In The Tech-Wise Family, Andy Crouch insists that the answer is not to get rid of technology, but to put technology in its proper place. We do this not with potentially legalistic, negative rules for sheltering our homes from tech, but with positive commitments like these:
We want to create more than we consume. So we fill the center of our home with things that reward skill and active engagement.
We are designed for a rhythm of work and rest. So one hour a day, one day a week, and one week a year, we turn off our devices and worship, feast, play and rest together.
We wake up before our devices do, and they “go to bed” before we do.
As Andy Crouch says, “It’s not (just) about screens. It’s not (just) about limits. And it’s definitely not (just) about the kids!”
Curious for more? Sign up to join The Tech-Wise Family Challenge starting January 7. It all starts with a webcast with Andy Crouch and his daughter Amy Crouch.

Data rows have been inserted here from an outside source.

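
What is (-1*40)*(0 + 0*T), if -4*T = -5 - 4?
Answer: 0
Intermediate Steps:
T = 9/4 (T = -(-5 - 4)/4 = -¼*(-9) = 9/4 ≈ 2.2500)
(-1*40)*(0 + 0*T) = (-1*40)*(0 + 0*(9/4)) = -40*(0 + 0) = -40*0 = 0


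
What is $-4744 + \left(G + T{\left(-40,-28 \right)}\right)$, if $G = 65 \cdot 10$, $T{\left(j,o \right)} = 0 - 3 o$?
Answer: $-4010$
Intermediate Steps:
$T{\left(j,o \right)} = - 3 o$
$G = 650$
$-4744 + \left(G + T{\left(-40,-28 \right)}\right) = -4744 + \left(650 - -84\right) = -4744 + \left(650 + 84\right) = -4744 + 734 = -4010$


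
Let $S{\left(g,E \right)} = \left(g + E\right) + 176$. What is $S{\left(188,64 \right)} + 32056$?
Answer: $32484$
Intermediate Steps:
$S{\left(g,E \right)} = 176 + E + g$ ($S{\left(g,E \right)} = \left(E + g\right) + 176 = 176 + E + g$)
$S{\left(188,64 \right)} + 32056 = \left(176 + 64 + 188\right) + 32056 = 428 + 32056 = 32484$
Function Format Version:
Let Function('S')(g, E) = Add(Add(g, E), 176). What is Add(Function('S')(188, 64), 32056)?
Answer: 32484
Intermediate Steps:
Function('S')(g, E) = Add(176, E, g) (Function('S')(g, E) = Add(Add(E, g), 176) = Add(176, E, g))
Add(Function('S')(188, 64), 32056) = Add(Add(176, 64, 188), 32056) = Add(428, 32056) = 32484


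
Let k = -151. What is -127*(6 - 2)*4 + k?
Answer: -2183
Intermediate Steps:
-127*(6 - 2)*4 + k = -127*(6 - 2)*4 - 151 = -508*4 - 151 = -127*16 - 151 = -2032 - 151 = -2183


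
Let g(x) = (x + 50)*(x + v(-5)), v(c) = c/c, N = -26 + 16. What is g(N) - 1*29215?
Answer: -29575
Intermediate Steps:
N = -10
v(c) = 1
g(x) = (1 + x)*(50 + x) (g(x) = (x + 50)*(x + 1) = (50 + x)*(1 + x) = (1 + x)*(50 + x))
g(N) - 1*29215 = (50 + (-10)² + 51*(-10)) - 1*29215 = (50 + 100 - 510) - 29215 = -360 - 29215 = -29575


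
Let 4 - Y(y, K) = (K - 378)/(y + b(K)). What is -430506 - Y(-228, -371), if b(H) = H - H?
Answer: -98155531/228 ≈ -4.3051e+5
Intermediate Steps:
b(H) = 0
Y(y, K) = 4 - (-378 + K)/y (Y(y, K) = 4 - (K - 378)/(y + 0) = 4 - (-378 + K)/y)
-430506 - Y(-228, -371) = -430506 - (378 - 1*(-371) + 4*(-228))/(-228) = -430506 - (-1)*(378 + 371 - 912)/228 = -430506 - (-1)*(-163)/228 = -430506 - 1*163/228 = -430506 - 163/228 = -98155531/228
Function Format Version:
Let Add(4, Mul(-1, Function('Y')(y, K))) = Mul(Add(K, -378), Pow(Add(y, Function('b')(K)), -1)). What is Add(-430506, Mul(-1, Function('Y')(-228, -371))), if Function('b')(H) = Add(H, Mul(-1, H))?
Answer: Rational(-98155531, 228) ≈ -4.3051e+5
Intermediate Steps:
Function('b')(H) = 0
Function('Y')(y, K) = Add(4, Mul(-1, Pow(y, -1), Add(-378, K))) (Function('Y')(y, K) = Add(4, Mul(-1, Mul(Add(K, -378), Pow(Add(y, 0), -1)))) = Add(4, Mul(-1, Mul(Add(-378, K), Pow(y, -1)))) = Add(4, Mul(-1, Mul(Pow(y, -1), Add(-378, K)))) = Add(4, Mul(-1, Pow(y, -1), Add(-378, K))))
Add(-430506, Mul(-1, Function('Y')(-228, -371))) = Add(-430506, Mul(-1, Mul(Pow(-228, -1), Add(378, Mul(-1, -371), Mul(4, -228))))) = Add(-430506, Mul(-1, Mul(Rational(-1, 228), Add(378, 371, -912)))) = Add(-430506, Mul(-1, Mul(Rational(-1, 228), -163))) = Add(-430506, Mul(-1, Rational(163, 228))) = Add(-430506, Rational(-163, 228)) = Rational(-98155531, 228)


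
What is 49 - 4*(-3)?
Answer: 61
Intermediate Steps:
49 - 4*(-3) = 49 + 12 = 61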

After that, you’ll receive a daily email with a suggested reading from The Tech-Wise Family, a daily action, and family discussion questions.
Since becoming a father, Andy has noticed an interesting trend around his middle which he has dubbed "dad fat." It is the result of a seemingly inexorable, belt-enlarging cocktail of lack of sleep, lack of time, and emotional food coping. Luckily, Andy moonlights as a game designer and has created a game in which his friends can challenge each other to do things like exercise and read books. His first challenge was to read Lesslie Newbigin's Proper Confidence, which he heartily recommends.
Phillip recently returned from a Christmas road trip where he started reading Russell Moore's The Storm-Tossed Family: How the Cross Reshapes the Home aloud to Christa in the car. This proved a struggle due to both laughter and tears. It's a beautiful book that pulls no punches. He's also burning through Alan Jacobs' The Year of Our Lord 1943: Christian Humanism in the Age of Crisis, his birthday present to himself.